Truth is still in the business of setting people free.People often misunderstand what happens when a woman calls a domestic violence hotline
Truth is still in the business of setting people free.
People often misunderstand what happens when a woman calls a domestic violence hotline or reaches out to an advocate.
They imagine we tell her what to think.
What to do.
How to feel.

That isn’t true.
We listen carefully.
Without rushing.
Without judging.
Without needing to defend anyone involved.
We listen in ways that loved ones may want to, but sometimes can’t—because they’re too close to the situation, too overwhelmed, or too afraid of what the truth might mean.
Then we share information.
Not commands.
Relevant options.
Resources.
Safety knowledge.
What support can look like.
And we remind her of something that abuse tries to steal:
That her voice matters.
That her perceptions make sense.
That people care about her life.
A big part of the work is helping her rebuild trust in herself.

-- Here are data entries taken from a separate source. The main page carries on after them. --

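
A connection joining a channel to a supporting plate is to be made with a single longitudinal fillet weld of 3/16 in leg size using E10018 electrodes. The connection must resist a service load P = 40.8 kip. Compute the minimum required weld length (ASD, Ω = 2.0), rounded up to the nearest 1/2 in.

L = 10.5 in

E100XX → F_EXX = 100 ksi.
Throat t_e = 0.707 × 0.1875 = 0.1326 in.
r_n/Ω = (0.6 × 100 × 0.1326) / 2.0 = 3.977 kip/in.
L_req = P / (r_n/Ω) = 40.8 / 3.977 = 10.26 in total.
Round up → use L = 10.5 in.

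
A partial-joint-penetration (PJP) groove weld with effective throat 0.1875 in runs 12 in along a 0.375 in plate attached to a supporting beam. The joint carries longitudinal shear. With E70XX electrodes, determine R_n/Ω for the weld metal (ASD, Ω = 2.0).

E70XX → F_EXX = 70 ksi.
Effective throat (given) t_e = 0.1875 in.
A_we = 0.1875 × 12 = 2.25 in².
F_nw = 0.6 F_EXX = 42 ksi.
R_n/Ω = (42 × 2.25) / 2.0 = 47.25 kip.

R_n/Ω ≈ 47.2 kip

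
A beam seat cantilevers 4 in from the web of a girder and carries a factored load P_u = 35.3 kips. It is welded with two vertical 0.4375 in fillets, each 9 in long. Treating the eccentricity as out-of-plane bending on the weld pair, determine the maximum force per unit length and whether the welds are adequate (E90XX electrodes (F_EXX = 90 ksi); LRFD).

f_max ≈ 5.59 kip/in; adequate

L_w = 2 × 9 = 18 in; section modulus (unit throat) S = 2 × L²/6 = 27 in².
Direct shear f_v = P/L_w = 35.3/18 = 1.961 kip/in.
Moment M = P × e = 35.3 × 4 = 141.2 kip·in; bending f_b = M/S = 5.23 kip/in.
f_max = √(f_v² + f_b²) = √(1.961² + 5.23²) = 5.585 kip/in.
φr_n = 0.75 × 0.6 × 90 × (0.707 × 0.4375) = 12.53 kip/in → adequate.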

To hear her own instincts again.
To believe her own knowing.
To remember that she is allowed to take her own thoughts seriously.
That’s not control.
That’s care.
Here’s something we don’t talk about enough.
When people are constantly told:
don’t trust your eyes
don’t trust your instincts
something breaks.
Not just intellectually.
Emotionally. Spiritually. Human-ly.
People are not built to live disconnected from their own inner alarm system.
So when intuition gets mocked.
When insight gets punished.
When dissent gets treated like danger.
When real life gets dismissed as “anecdotal.”
A vacuum forms.
And vacuums don’t stay empty.
They create thirst.
People start craving something that will tell them:
“You’re not crazy.”
“You’re not imagining it.”
“You’re allowed to notice things.”
That thirst turns into markets.
Into tech.
Into movements.
Into anything that promises answers and certainty.
And it also turns into something softer:
A hunger to be seen.
A hunger to be treated gently.
A hunger to feel safe with someone.
That’s why women in abusive relationships are so often misunderstood when they seek affection somewhere else.
People call it messy.
Or wrong.
Or weak.
But a lot of the time, it’s not about cheating.
It’s about breathing.
It’s about touching something that doesn’t hurt.
And here’s a detail from real life that stays with me.
There have been cases where men involved in violent white-supremacist groups committed murder and refused to speak to anyone afterward. Wouldn’t answer questions. Wouldn’t cooperate.
Until they were offered a Black detective.
Then they talked.
Men who built their identity around hatred still chose, in the end, the person who felt most real to them. The most steady. The least performative. The safest place to tell the truth.
That’s how deep this instinct runs.
You can train people into lies.
You can flood their minds with ideology.
You can shame their perception for years.
But under pressure, something human still reaches for what feels solid.
For whoever sounds like reality.
Being angry at people for how they survive rarely fixes anything.
Shame doesn’t make people wiser.
It just makes them quieter.
What actually helps?
letting people speak without punishment
taking lived experience seriously
teaching discernment instead of blind obedience
allowing “I was wrong” without destroying someone
making room for intuition again
building spaces where truth doesn’t get you exiled
That’s how you reverse this.
Not by yelling at thirsty people.
But by restoring the water. (Caution: “restoring the water” doesn’t mean you returning to unsafe. disrespectful, or abusive conditions)
By remembering that humans were never meant to outsource their knowing.
And that when we silence the parts of people that sense danger, meaning, or love…
something else will step in and offer to do the sensing for them.
You are allowed to stand in the truth. And that is where freedom starts.